Le bus s’est arrêté à Saxe-Gambetta. Elle a voulu descendre. J’ai hésité une seconde, puis je l’ai suivie. Dans la rue, la pluie battait le pavé, effaçant les couleurs de la ville. Nous avons marché côte à côte sans parler jusqu’à un petit café à l’angle de la place.
— Tu veux un thé ? ai-je proposé.
Elle a accepté d’un signe de tête. À l’intérieur, la chaleur nous a enveloppées. J’ai commandé deux thés à la menthe et je me suis assise face à elle.
— Qu’est-ce qui t’arrive, Camille ?
Elle a détourné les yeux vers la vitre embuée. Long silence. Puis sa voix s’est brisée :
— Je ne sais plus qui je suis…
J’ai senti les larmes me monter aux yeux. Elle a continué, d’une voix blanche :
— Il… il me fait du mal. Mais je ne peux pas partir. J’ai honte. Si tu savais ce que mes parents diraient…
Je me suis rappelée sa mère, Madame Lefèvre, si fière de sa fille unique, et son père, toujours sévère mais juste. Je n’arrivais pas à imaginer Camille dans cette situation.
— Tu n’es pas seule, tu sais ? Tu peux venir chez moi si tu veux…
Elle a secoué la tête :
— Non, il me retrouvera. Il sait tout de moi. Et puis… je ne veux pas te déranger.
J’ai pris sa main dans la mienne malgré sa résistance.
— Tu ne me déranges pas. On était amies avant tout ça. Tu te souviens ?
Un sourire fugace a traversé son visage.
— Oui… On disait qu’on serait toujours là l’une pour l’autre.
Le silence est retombé. Je sentais son hésitation, sa peur viscérale.
— Camille, tu n’as rien fait de mal. C’est lui le coupable, pas toi.

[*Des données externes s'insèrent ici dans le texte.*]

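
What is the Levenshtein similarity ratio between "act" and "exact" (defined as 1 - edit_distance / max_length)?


Word 1: "act" (length 3)
Word 2: "exact" (length 5)
One optimal edit sequence:
  1. insert 'e'  (+1)
  2. insert 'x'  (+1)
  3. keep 'a'
  4. keep 'c'
  5. keep 't'
Edit distance = 2
Max length = max(3, 5) = 5
Similarity = 1 - 2/5
= 0.6000


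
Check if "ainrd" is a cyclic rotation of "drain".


Word: "drain", Candidate: "ainrd"
Method: check if candidate is substring of word+word
"draindrain" contains "ainrd"? No
Is rotation = No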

Elle a éclaté en sanglots. Les clients du café se sont retournés mais je m’en fichais. J’ai serré sa main plus fort.
— Tu veux que je t’aide ? Que je t’accompagne voir quelqu’un ?

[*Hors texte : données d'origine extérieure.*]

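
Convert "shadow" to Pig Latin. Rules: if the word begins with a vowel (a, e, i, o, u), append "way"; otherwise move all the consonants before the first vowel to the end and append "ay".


Word: "shadow"
Starts with consonant(s) → move to end, add 'ay'
Consonant cluster: "sh"
Pig Latin = "adowshay"


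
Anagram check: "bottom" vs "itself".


Word 1: "bottom" → sorted: bmoott
Word 2: "itself" → sorted: efilst
Same letters? bmoott != efilst
Anagram = No


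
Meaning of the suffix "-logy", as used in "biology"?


Suffix: -logy
As in: biology -> bio- + -logy
Meaning = study of


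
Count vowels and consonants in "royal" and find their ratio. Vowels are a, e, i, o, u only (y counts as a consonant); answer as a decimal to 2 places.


Word: "royal"
Vowels (a,e,i,o,u): 2
Consonants: 3
Ratio = 2/3
= 0.67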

Elle a hoché la tête sans conviction.
Les jours suivants ont été un tourbillon d’émotions et de démarches discrètes. J’ai contacté une association lyonnaise pour femmes victimes de violences conjugales : Solidarité Femmes Rhône. J’ai appris à parler sans juger, à écouter sans presser. Camille venait parfois dormir chez moi en cachette, tremblante à chaque bruit dans l’escalier.
Un soir, alors que je préparais des pâtes dans ma petite cuisine du 7e arrondissement, elle s’est effondrée sur le carrelage.
— Je n’en peux plus… Il va finir par me tuer.
J’ai appelé la police ce soir-là. Ils sont venus rapidement. Camille était terrorisée mais elle m’a laissé parler pour elle. Son compagnon a été interpellé quelques heures plus tard.
Mais rien n’était gagné. Les semaines suivantes ont été un enfer : démarches administratives interminables, confrontations avec la famille qui refusait de croire à la violence (« Mais enfin Camille, tu exagères ! » disait sa mère au téléphone), nuits blanches à guetter le moindre bruit suspect.
Un matin, alors que nous prenions un café sur mon balcon avec vue sur Fourvière, Camille m’a confié :
— Je ne sais pas si j’arriverai un jour à vivre normalement…
Je lui ai souri doucement :
— Un jour après l’autre. On avance ensemble.
Peu à peu, elle a repris goût à la vie : elle s’est inscrite à des ateliers d’écriture au centre social du quartier, a retrouvé le sourire en jouant avec mon chat Gustave et a même accepté de revoir ses parents pour leur expliquer ce qu’elle avait vécu.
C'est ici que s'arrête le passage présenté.